Angelo Mobateli
26 Juin 2007
Kinshasa — Les partis évoluant hors des institutions de la RDC se sentent « exclus » de la loi portant financement public des partis politiques et des campagnes électorales, actuellement sous examen à l'Assemblée nationale.
«La subvention est répartie en deux (2) tranches d'égal montant : une première tranche destinée aux partis politiques représentés à l'Assemblée nationale ; une deuxième tranche destinée aux partis politiques en fonction de leurs résultats à la dernière élection législative », signale la proposition de loi.

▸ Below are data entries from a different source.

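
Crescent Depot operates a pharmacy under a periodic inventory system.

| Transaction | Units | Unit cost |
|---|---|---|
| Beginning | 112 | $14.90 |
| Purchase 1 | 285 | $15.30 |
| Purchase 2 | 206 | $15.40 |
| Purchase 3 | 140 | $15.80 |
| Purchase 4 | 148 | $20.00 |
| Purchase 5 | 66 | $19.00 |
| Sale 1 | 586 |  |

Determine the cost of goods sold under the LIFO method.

COGS = $9,996.20

Sale 1 (586) [LIFO — newest first]: 66 @ $19.00 + 148 @ $20.00 + 140 @ $15.80 + 206 @ $15.40 + 26 @ $15.30 = $9,996.20
Ending inventory: 112 @ $14.90 + 259 @ $15.30 = $5,631.50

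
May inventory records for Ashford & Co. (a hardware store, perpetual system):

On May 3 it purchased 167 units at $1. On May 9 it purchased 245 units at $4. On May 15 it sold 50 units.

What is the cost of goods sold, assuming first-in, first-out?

May 15, 50 sold [FIFO — oldest first]: 50 @ $1 = $50
Ending inventory: 117 @ $1 + 245 @ $4 = $1,097
Check: goods available $1,147 = COGS $50 + ending $1,097

COGS = $50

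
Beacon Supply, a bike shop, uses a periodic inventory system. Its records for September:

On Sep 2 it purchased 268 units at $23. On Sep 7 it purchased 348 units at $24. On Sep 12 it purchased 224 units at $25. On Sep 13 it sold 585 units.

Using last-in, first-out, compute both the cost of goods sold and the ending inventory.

COGS = $14,251; ending inventory = $5,865

Sep 13, 585 sold [LIFO — newest first]: 224 @ $25 + 348 @ $24 + 13 @ $23 = $14,251
Ending inventory: 255 @ $23 = $5,865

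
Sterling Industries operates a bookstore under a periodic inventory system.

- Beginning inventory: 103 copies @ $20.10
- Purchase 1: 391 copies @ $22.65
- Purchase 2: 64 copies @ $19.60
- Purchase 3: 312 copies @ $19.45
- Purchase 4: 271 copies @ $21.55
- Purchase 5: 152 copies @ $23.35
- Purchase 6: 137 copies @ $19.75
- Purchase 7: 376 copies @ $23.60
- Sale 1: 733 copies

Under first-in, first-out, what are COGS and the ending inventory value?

Sale 1 (733) [FIFO — oldest first]: 103 @ $20.10 + 391 @ $22.65 + 64 @ $19.60 + 175 @ $19.45 = $15,584.60
Ending inventory: 137 @ $19.45 + 271 @ $21.55 + 152 @ $23.35 + 137 @ $19.75 + 376 @ $23.60 = $23,633.25
Check: goods available $39,217.85 = COGS $15,584.60 + ending $23,633.25

COGS = $15,584.60; ending inventory = $23,633.25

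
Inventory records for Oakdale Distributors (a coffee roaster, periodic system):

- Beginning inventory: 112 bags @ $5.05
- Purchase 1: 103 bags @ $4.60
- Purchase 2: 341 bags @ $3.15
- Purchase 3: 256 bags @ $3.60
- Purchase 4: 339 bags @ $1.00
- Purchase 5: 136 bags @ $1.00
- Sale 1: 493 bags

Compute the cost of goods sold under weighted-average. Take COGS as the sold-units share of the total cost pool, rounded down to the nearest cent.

Sale 1, sell 493: 493/1287 × $3,510.15 → $1,344.60
Ending inventory (cost pool remaining) = $2,165.55

COGS = $1,344.60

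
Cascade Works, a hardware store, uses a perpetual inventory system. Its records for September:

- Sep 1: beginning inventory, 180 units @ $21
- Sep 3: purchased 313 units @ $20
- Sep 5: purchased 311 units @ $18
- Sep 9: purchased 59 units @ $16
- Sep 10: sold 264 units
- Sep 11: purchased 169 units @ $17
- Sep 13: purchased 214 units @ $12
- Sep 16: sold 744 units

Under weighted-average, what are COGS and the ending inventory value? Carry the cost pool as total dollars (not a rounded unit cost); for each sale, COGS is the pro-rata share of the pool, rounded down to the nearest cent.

After Sep 1: 180 on hand, pool $3,780.00 (≈ $21.0000 each)
After Sep 3: 493 on hand, pool $10,040.00 (≈ $20.3651 each)
After Sep 5: 804 on hand, pool $15,638.00 (≈ $19.4502 each)
After Sep 9: 863 on hand, pool $16,582.00 (≈ $19.2144 each)
Sep 10, sell 264: 264/863 × $16,582.00 → $5,072.59
After Sep 11: 768 on hand, pool $14,382.41 (≈ $18.7271 each)
After Sep 13: 982 on hand, pool $16,950.41 (≈ $17.2611 each)
Sep 16, sell 744: 744/982 × $16,950.41 → $12,842.26
Total COGS = $5,072.59 + $12,842.26 = $17,914.85
Ending inventory (cost pool remaining) = $4,108.15
Check: goods available $22,023.00 = COGS $17,914.85 + ending $4,108.15

COGS = $17,914.85; ending inventory = $4,108.15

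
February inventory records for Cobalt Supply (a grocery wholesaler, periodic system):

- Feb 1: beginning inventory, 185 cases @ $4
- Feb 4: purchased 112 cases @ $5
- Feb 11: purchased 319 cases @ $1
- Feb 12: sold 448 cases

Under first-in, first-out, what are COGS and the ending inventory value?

Feb 12, 448 sold [FIFO — oldest first]: 185 @ $4 + 112 @ $5 + 151 @ $1 = $1,451
Ending inventory: 168 @ $1 = $168

COGS = $1,451; ending inventory = $168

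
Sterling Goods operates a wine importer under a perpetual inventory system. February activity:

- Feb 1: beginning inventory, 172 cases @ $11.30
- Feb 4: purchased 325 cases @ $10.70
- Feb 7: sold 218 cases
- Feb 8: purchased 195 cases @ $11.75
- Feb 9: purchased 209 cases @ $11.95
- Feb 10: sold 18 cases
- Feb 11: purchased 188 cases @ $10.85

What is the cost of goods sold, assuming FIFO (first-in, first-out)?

COGS = $2,628.40

Feb 7, 218 sold [FIFO — oldest first]: 172 @ $11.30 + 46 @ $10.70 = $2,435.80
Feb 10, 18 sold [FIFO — oldest first]: 18 @ $10.70 = $192.60
Total COGS = $2,435.80 + $192.60 = $2,628.40
Ending inventory: 261 @ $10.70 + 195 @ $11.75 + 209 @ $11.95 + 188 @ $10.85 = $9,621.30
Check: goods available $12,249.70 = COGS $2,628.40 + ending $9,621.30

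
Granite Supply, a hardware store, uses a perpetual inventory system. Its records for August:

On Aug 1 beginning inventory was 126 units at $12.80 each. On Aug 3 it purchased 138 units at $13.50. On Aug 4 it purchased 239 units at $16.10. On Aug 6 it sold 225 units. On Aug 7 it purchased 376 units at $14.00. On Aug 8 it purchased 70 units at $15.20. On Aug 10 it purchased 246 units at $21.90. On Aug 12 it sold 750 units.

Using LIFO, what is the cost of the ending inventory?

Aug 6, 225 sold [LIFO — newest first]: 225 @ $16.10 = $3,622.50
Aug 12, 750 sold [LIFO — newest first]: 246 @ $21.90 + 70 @ $15.20 + 376 @ $14.00 + 14 @ $16.10 + 44 @ $13.50 = $12,534.80
Total COGS = $3,622.50 + $12,534.80 = $16,157.30
Ending inventory: 126 @ $12.80 + 94 @ $13.50 = $2,881.80
Check: goods available $19,039.10 = COGS $16,157.30 + ending $2,881.80

Ending inventory = $2,881.80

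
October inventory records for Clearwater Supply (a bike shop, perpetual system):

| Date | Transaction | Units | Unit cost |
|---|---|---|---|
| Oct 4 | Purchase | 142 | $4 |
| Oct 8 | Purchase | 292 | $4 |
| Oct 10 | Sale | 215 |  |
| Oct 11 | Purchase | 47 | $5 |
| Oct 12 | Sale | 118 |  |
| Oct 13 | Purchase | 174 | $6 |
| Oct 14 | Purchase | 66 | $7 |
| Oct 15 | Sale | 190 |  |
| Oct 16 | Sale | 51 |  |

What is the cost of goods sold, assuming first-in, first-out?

Oct 10, 215 sold [FIFO — oldest first]: 142 @ $4 + 73 @ $4 = $860
Oct 12, 118 sold [FIFO — oldest first]: 118 @ $4 = $472
Oct 15, 190 sold [FIFO — oldest first]: 101 @ $4 + 47 @ $5 + 42 @ $6 = $891
Oct 16, 51 sold [FIFO — oldest first]: 51 @ $6 = $306
Total COGS = $860 + $472 + $891 + $306 = $2,529
Ending inventory: 81 @ $6 + 66 @ $7 = $948

COGS = $2,529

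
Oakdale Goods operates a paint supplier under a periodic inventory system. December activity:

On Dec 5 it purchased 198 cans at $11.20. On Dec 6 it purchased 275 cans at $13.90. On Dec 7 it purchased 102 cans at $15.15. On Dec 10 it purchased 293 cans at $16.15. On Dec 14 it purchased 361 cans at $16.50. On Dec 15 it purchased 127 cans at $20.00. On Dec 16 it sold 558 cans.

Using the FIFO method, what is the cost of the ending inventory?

Ending inventory = $13,486.00

Dec 16, 558 sold [FIFO — oldest first]: 198 @ $11.20 + 275 @ $13.90 + 85 @ $15.15 = $7,327.85
Ending inventory: 17 @ $15.15 + 293 @ $16.15 + 361 @ $16.50 + 127 @ $20.00 = $13,486.00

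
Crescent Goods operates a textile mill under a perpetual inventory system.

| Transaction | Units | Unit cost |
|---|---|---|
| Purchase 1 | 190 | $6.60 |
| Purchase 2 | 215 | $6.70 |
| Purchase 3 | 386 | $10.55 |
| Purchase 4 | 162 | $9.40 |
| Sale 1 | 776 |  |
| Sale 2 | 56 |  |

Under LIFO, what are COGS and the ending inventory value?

COGS = $7,491.00; ending inventory = $798.60

Sale 1 (776) [LIFO — newest first]: 162 @ $9.40 + 386 @ $10.55 + 215 @ $6.70 + 13 @ $6.60 = $7,121.40
Sale 2 (56) [LIFO — newest first]: 56 @ $6.60 = $369.60
Total COGS = $7,121.40 + $369.60 = $7,491.00
Ending inventory: 121 @ $6.60 = $798.60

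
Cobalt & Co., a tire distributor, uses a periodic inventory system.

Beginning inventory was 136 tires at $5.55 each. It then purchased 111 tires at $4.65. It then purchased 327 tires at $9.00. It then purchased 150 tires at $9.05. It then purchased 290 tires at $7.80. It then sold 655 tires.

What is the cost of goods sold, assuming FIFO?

COGS = $4,947.00

Sale 1 (655) [FIFO — oldest first]: 136 @ $5.55 + 111 @ $4.65 + 327 @ $9.00 + 81 @ $9.05 = $4,947.00
Ending inventory: 69 @ $9.05 + 290 @ $7.80 = $2,886.45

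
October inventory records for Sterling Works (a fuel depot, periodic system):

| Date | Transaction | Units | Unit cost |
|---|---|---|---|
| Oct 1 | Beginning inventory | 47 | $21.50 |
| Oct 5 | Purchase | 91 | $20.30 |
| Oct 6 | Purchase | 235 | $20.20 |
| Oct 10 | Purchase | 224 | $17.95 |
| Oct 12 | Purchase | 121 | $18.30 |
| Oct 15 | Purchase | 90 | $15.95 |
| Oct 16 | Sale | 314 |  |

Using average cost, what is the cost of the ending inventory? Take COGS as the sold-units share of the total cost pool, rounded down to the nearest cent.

Ending inventory = $9,339.17

Oct 16, sell 314: 314/808 × $15,275.40 → $5,936.23
Ending inventory (cost pool remaining) = $9,339.17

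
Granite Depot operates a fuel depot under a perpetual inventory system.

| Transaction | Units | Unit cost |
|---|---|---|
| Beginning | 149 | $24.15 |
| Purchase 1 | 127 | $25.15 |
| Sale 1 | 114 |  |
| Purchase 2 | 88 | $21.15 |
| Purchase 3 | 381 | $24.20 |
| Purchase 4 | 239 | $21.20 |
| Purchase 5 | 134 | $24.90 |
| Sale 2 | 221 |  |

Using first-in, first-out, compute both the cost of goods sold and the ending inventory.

Sale 1 (114) [FIFO — oldest first]: 114 @ $24.15 = $2,753.10
Sale 2 (221) [FIFO — oldest first]: 35 @ $24.15 + 127 @ $25.15 + 59 @ $21.15 = $5,287.15
Total COGS = $2,753.10 + $5,287.15 = $8,040.25
Ending inventory: 29 @ $21.15 + 381 @ $24.20 + 239 @ $21.20 + 134 @ $24.90 = $18,236.95

COGS = $8,040.25; ending inventory = $18,236.95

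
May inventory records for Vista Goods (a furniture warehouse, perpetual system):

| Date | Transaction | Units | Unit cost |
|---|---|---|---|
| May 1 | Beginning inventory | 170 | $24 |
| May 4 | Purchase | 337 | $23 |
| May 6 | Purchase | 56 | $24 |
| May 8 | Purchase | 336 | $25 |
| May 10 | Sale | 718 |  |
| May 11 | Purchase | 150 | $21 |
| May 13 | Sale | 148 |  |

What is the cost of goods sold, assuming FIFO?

May 10, 718 sold [FIFO — oldest first]: 170 @ $24 + 337 @ $23 + 56 @ $24 + 155 @ $25 = $17,050
May 13, 148 sold [FIFO — oldest first]: 148 @ $25 = $3,700
Total COGS = $17,050 + $3,700 = $20,750
Ending inventory: 33 @ $25 + 150 @ $21 = $3,975

COGS = $20,750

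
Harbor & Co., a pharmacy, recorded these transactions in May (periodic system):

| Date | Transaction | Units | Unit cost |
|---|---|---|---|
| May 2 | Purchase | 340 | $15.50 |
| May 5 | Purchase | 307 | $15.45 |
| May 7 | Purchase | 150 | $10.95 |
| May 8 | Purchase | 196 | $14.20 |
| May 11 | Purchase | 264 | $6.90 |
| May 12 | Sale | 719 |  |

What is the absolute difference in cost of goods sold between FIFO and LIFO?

FIFO COGS: 340 @ $15.50 + 307 @ $15.45 + 72 @ $10.95 = $10,801.55
LIFO COGS: 264 @ $6.90 + 196 @ $14.20 + 150 @ $10.95 + 109 @ $15.45 = $7,931.35
Difference = |$10,801.55 − $7,931.35| = $2,870.20

$2,870.20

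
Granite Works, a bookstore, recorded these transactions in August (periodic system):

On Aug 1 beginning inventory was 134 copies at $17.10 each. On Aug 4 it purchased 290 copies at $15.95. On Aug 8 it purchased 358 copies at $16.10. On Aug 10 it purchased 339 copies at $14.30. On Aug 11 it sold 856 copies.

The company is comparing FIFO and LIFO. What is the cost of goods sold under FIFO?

COGS = $13,738.90

FIFO COGS: 134 @ $17.10 + 290 @ $15.95 + 358 @ $16.10 + 74 @ $14.30 = $13,738.90
LIFO COGS: 339 @ $14.30 + 358 @ $16.10 + 159 @ $15.95 = $13,147.55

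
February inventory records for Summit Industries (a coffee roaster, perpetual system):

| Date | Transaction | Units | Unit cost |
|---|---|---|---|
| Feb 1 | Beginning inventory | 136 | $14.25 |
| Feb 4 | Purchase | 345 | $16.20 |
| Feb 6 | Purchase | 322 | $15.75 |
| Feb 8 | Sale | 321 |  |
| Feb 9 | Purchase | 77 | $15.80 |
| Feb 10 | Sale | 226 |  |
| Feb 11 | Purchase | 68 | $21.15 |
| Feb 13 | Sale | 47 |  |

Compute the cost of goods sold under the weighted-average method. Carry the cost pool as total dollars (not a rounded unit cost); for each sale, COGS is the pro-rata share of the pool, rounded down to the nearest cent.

After Feb 1: 136 on hand, pool $1,938.00 (≈ $14.2500 each)
After Feb 4: 481 on hand, pool $7,527.00 (≈ $15.6486 each)
After Feb 6: 803 on hand, pool $12,598.50 (≈ $15.6893 each)
Feb 8, sell 321: 321/803 × $12,598.50 → $5,036.26
After Feb 9: 559 on hand, pool $8,778.84 (≈ $15.7045 each)
Feb 10, sell 226: 226/559 × $8,778.84 → $3,549.22
After Feb 11: 401 on hand, pool $6,667.82 (≈ $16.6280 each)
Feb 13, sell 47: 47/401 × $6,667.82 → $781.51
Total COGS = $5,036.26 + $3,549.22 + $781.51 = $9,366.99
Ending inventory (cost pool remaining) = $5,886.31
Check: goods available $15,253.30 = COGS $9,366.99 + ending $5,886.31

COGS = $9,366.99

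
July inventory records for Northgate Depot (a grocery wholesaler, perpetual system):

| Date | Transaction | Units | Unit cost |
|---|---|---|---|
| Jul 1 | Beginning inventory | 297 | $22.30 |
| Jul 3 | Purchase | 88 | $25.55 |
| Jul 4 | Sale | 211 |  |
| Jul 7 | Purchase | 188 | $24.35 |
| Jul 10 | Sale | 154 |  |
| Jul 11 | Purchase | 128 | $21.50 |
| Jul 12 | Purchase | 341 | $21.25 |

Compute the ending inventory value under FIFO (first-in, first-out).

Ending inventory = $15,087.05

Jul 4, 211 sold [FIFO — oldest first]: 211 @ $22.30 = $4,705.30
Jul 10, 154 sold [FIFO — oldest first]: 86 @ $22.30 + 68 @ $25.55 = $3,655.20
Total COGS = $4,705.30 + $3,655.20 = $8,360.50
Ending inventory: 20 @ $25.55 + 188 @ $24.35 + 128 @ $21.50 + 341 @ $21.25 = $15,087.05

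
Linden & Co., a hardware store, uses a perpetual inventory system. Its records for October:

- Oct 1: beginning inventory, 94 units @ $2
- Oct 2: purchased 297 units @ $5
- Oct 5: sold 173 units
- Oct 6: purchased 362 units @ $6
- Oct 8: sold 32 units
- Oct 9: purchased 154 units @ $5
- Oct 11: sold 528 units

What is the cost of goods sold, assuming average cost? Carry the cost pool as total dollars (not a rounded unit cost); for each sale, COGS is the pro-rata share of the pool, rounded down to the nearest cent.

COGS = $3,697.04

After Oct 1: 94 on hand, pool $188.00 (≈ $2.0000 each)
After Oct 2: 391 on hand, pool $1,673.00 (≈ $4.2788 each)
Oct 5, sell 173: 173/391 × $1,673.00 → $740.22
After Oct 6: 580 on hand, pool $3,104.78 (≈ $5.3531 each)
Oct 8, sell 32: 32/580 × $3,104.78 → $171.29
After Oct 9: 702 on hand, pool $3,703.49 (≈ $5.2756 each)
Oct 11, sell 528: 528/702 × $3,703.49 → $2,785.53
Total COGS = $740.22 + $171.29 + $2,785.53 = $3,697.04
Ending inventory (cost pool remaining) = $917.96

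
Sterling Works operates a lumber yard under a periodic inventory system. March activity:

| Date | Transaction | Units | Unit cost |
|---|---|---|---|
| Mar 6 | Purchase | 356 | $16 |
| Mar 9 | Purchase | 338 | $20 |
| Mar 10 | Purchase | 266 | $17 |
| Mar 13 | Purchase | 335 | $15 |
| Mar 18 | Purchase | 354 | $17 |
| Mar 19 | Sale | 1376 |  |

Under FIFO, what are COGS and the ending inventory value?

COGS = $23,380; ending inventory = $4,641

Mar 19, 1376 sold [FIFO — oldest first]: 356 @ $16 + 338 @ $20 + 266 @ $17 + 335 @ $15 + 81 @ $17 = $23,380
Ending inventory: 273 @ $17 = $4,641
Check: goods available $28,021 = COGS $23,380 + ending $4,641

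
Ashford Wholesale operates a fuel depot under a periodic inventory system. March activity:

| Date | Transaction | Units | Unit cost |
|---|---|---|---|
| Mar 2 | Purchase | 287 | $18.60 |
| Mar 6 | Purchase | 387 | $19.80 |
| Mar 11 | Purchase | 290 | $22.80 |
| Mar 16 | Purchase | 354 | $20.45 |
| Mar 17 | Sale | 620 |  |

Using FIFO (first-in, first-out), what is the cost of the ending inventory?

Mar 17, 620 sold [FIFO — oldest first]: 287 @ $18.60 + 333 @ $19.80 = $11,931.60
Ending inventory: 54 @ $19.80 + 290 @ $22.80 + 354 @ $20.45 = $14,920.50

Ending inventory = $14,920.50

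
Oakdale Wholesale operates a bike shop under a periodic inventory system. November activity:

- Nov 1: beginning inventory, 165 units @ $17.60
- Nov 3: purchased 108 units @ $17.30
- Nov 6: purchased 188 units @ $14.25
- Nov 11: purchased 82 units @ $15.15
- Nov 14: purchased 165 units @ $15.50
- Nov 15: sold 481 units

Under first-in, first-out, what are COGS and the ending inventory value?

Nov 15, 481 sold [FIFO — oldest first]: 165 @ $17.60 + 108 @ $17.30 + 188 @ $14.25 + 20 @ $15.15 = $7,754.40
Ending inventory: 62 @ $15.15 + 165 @ $15.50 = $3,496.80

COGS = $7,754.40; ending inventory = $3,496.80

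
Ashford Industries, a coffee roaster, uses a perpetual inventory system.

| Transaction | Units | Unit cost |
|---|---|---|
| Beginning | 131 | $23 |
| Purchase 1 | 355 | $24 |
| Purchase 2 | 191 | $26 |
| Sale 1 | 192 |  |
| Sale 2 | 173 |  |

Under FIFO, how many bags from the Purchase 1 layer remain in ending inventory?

121

Sale 1 (192) [FIFO — oldest first]: 131 @ $23 + 61 @ $24 = $4,477
Sale 2 (173) [FIFO — oldest first]: 173 @ $24 = $4,152
Total COGS = $4,477 + $4,152 = $8,629
Ending inventory: 121 @ $24 + 191 @ $26 = $7,870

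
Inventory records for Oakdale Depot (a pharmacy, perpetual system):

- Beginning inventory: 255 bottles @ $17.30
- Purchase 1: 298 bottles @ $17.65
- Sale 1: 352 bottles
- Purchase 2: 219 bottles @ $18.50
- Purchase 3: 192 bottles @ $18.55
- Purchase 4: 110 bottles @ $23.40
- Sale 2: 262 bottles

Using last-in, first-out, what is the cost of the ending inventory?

Sale 1 (352) [LIFO — newest first]: 298 @ $17.65 + 54 @ $17.30 = $6,193.90
Sale 2 (262) [LIFO — newest first]: 110 @ $23.40 + 152 @ $18.55 = $5,393.60
Total COGS = $6,193.90 + $5,393.60 = $11,587.50
Ending inventory: 201 @ $17.30 + 219 @ $18.50 + 40 @ $18.55 = $8,270.80
Check: goods available $19,858.30 = COGS $11,587.50 + ending $8,270.80

Ending inventory = $8,270.80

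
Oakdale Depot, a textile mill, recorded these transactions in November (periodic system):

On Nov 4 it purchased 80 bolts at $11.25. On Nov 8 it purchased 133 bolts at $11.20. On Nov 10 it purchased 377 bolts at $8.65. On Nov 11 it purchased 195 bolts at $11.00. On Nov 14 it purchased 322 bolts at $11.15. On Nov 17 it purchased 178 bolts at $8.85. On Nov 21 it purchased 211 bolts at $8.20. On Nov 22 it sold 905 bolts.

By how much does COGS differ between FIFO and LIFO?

FIFO COGS: 80 @ $11.25 + 133 @ $11.20 + 377 @ $8.65 + 195 @ $11.00 + 120 @ $11.15 = $9,133.65
LIFO COGS: 211 @ $8.20 + 178 @ $8.85 + 322 @ $11.15 + 194 @ $11.00 = $9,029.80
Difference = |$9,133.65 − $9,029.80| = $103.85

$103.85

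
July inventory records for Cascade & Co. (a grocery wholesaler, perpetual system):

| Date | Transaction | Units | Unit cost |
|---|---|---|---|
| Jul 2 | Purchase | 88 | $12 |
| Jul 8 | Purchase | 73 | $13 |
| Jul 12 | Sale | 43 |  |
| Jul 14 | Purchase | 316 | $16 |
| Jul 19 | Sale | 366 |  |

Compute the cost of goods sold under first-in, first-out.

Jul 12, 43 sold [FIFO — oldest first]: 43 @ $12 = $516
Jul 19, 366 sold [FIFO — oldest first]: 45 @ $12 + 73 @ $13 + 248 @ $16 = $5,457
Total COGS = $516 + $5,457 = $5,973
Ending inventory: 68 @ $16 = $1,088

COGS = $5,973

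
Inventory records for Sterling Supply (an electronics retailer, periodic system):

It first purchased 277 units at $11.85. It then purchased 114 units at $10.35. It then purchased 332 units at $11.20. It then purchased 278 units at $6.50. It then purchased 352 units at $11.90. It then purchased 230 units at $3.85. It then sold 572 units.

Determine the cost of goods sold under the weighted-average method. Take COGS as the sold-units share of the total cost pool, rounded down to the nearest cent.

Sale 1, sell 572: 572/1583 × $15,062.05 → $5,442.50
Ending inventory (cost pool remaining) = $9,619.55

COGS = $5,442.50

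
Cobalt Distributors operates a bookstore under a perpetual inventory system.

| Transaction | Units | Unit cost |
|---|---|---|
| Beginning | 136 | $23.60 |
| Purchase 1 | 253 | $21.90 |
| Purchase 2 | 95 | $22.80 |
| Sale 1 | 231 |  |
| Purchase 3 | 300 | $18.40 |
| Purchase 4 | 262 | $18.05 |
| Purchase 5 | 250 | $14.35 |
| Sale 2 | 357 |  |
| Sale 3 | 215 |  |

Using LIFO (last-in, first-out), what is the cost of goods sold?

COGS = $14,565.00

Sale 1 (231) [LIFO — newest first]: 95 @ $22.80 + 136 @ $21.90 = $5,144.40
Sale 2 (357) [LIFO — newest first]: 250 @ $14.35 + 107 @ $18.05 = $5,518.85
Sale 3 (215) [LIFO — newest first]: 155 @ $18.05 + 60 @ $18.40 = $3,901.75
Total COGS = $5,144.40 + $5,518.85 + $3,901.75 = $14,565.00
Ending inventory: 136 @ $23.60 + 117 @ $21.90 + 240 @ $18.40 = $10,187.90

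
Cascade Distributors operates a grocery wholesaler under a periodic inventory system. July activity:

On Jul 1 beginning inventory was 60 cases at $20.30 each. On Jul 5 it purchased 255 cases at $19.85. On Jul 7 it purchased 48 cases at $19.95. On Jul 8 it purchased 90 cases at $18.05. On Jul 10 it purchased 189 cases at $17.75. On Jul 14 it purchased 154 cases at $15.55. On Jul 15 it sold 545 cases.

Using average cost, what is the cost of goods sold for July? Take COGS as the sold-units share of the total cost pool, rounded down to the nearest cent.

COGS = $10,003.96

Jul 15, sell 545: 545/796 × $14,611.30 → $10,003.96
Ending inventory (cost pool remaining) = $4,607.34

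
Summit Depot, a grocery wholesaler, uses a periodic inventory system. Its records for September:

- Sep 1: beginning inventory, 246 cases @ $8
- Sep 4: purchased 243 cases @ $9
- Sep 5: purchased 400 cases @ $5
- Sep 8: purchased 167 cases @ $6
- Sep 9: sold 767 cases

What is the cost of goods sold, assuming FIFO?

COGS = $5,545

Sep 9, 767 sold [FIFO — oldest first]: 246 @ $8 + 243 @ $9 + 278 @ $5 = $5,545
Ending inventory: 122 @ $5 + 167 @ $6 = $1,612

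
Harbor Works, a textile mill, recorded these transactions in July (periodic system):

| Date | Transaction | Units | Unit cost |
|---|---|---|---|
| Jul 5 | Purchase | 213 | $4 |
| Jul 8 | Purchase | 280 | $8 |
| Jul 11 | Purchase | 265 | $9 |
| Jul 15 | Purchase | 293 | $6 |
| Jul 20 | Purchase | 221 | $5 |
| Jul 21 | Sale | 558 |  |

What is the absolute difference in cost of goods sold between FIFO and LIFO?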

La tranche destinée au financement des partis en fonction de leurs résultats aux élections à l'Assemblée nationale leur est servie « à condition qu'ils aient obtenu au moins 5% du total des suffrages exprimés sur l'ensemble du territoire national ou au moins 20% du total des suffrages exprimés dans au moins une circonscription au cours de la dernière élection législative », précise-t-elle.
Et c'est cette conditionnalité qui « choquerait » les chefs des partis qui ne sont représentés ni à l'Assemblée nationale, ni au Sénat.
La loi sur le financement des partis politiques définit les conditions prévues à l'article 6 de la Constitution et auxquelles « les partis politiques peuvent recevoir de l'Etat des fonds publics destinés à financer leurs campagnes ou leurs activités ».
Voulue un « outil indispensable » dans le processus de consolidation de la démocratie en RDC, la loi a l'avantage de donner à « tous » les partis congolais les « mêmes moyens » de combat politique pour la conquête du pouvoir et les « mêmes chances » de réussite.
« Un parti politique est un service d'intérêt public, qui participe à la vie politique de la nation. Par conséquent, l'Etat peut l'aider à fonctionner », a expliqué le député Honorius Kisimba Ngoy. « On ne peut pas faire de la politique sans moyens. Cependant, le financement, qui n'est pas un acte de charité, est en fait une contribution qui s'impose à l'Etat pour permettre à toutes les organisations de concourir au bon fonctionnement de l'Etat à la démocratie », a-t-il insisté.
Selon l'initiateur de cette proposition de loi, Lumanu Mulenda, le financement public direct des partis politiques a pour objet de permettre la « survie des petits partis politiques qui se débattent dans des difficultés économiques majeures ».
Autant elle vise à assurer une plus grande indépendance des partis politiques, autant elle veut permettre à l'électeur de se prononcer en faveur de l'un ou de l'autre parti politique en fonction de leur valeur respective et de leur projet de société et non en raison de leur puissance financière ou du caractère plus ou moins tapageur de la publicité qui leur est faite.
Les craintes des chefs des partis extraparlementaires, membres de l'Alliance de la majorité présidentielle (AMP) ou de l'Union pour la nation), se justifieraient par le fait que la loi sortira ses effets « à la date de sa promulgation », probablement au mois de juillet.
Et si le législateur considère la « dernière élection législative » comme étant celle organisée en juillet 2006, ils seraient « exclus » du financement public de leurs activités parce que n'ayant « pas obtenu », pour la plupart d'entre eux, au moins 5% du total des suffrages exprimés sur l'ensemble du territoire national.
Quoique le financement public soit organisé au bénéfice « uniquement » des partis politiques légalement reconnus -dont eux -, les extraparlementaires émettent de doute sur la volonté politique du gouvernement de débloquer, le moment venu, les fonds en faveur de plus de 300 partis régulièrement enregistrés au ministère de l'Intérieur.
« Nous considérons que les amis, après avoir été élus au parlement, donnent l'impression de nous avoir oubliés », se désolent des « présidents » de partis extraparlementaires dans les médias kinois.
L'« oubli » et l'« abandon » sont les maîtres mots qui reviennent souvent dans les déclarations entendues tant à l'AMP qu'à l'UN, depuis l'investiture du gouvernement Gizenga et l'annonce de nouvelles conditions de désignation des mandataires publics.
« Les candidats indépendants ne sont pas cités parmi les bénéficiaires du financement public », s'est inquiété un député lors du débat sur la proposition de loi, dans la perspective de prochaines campagnes électorales.
A cette préoccupation, le gouvernement propose - si la commission PAJ en tient, toutefois, compte dans ses délibérations - que la loi « finance tous les partis politiques enregistrés et tous les candidats indépendants ».
Mais, ça, c'est une autre paire de manches.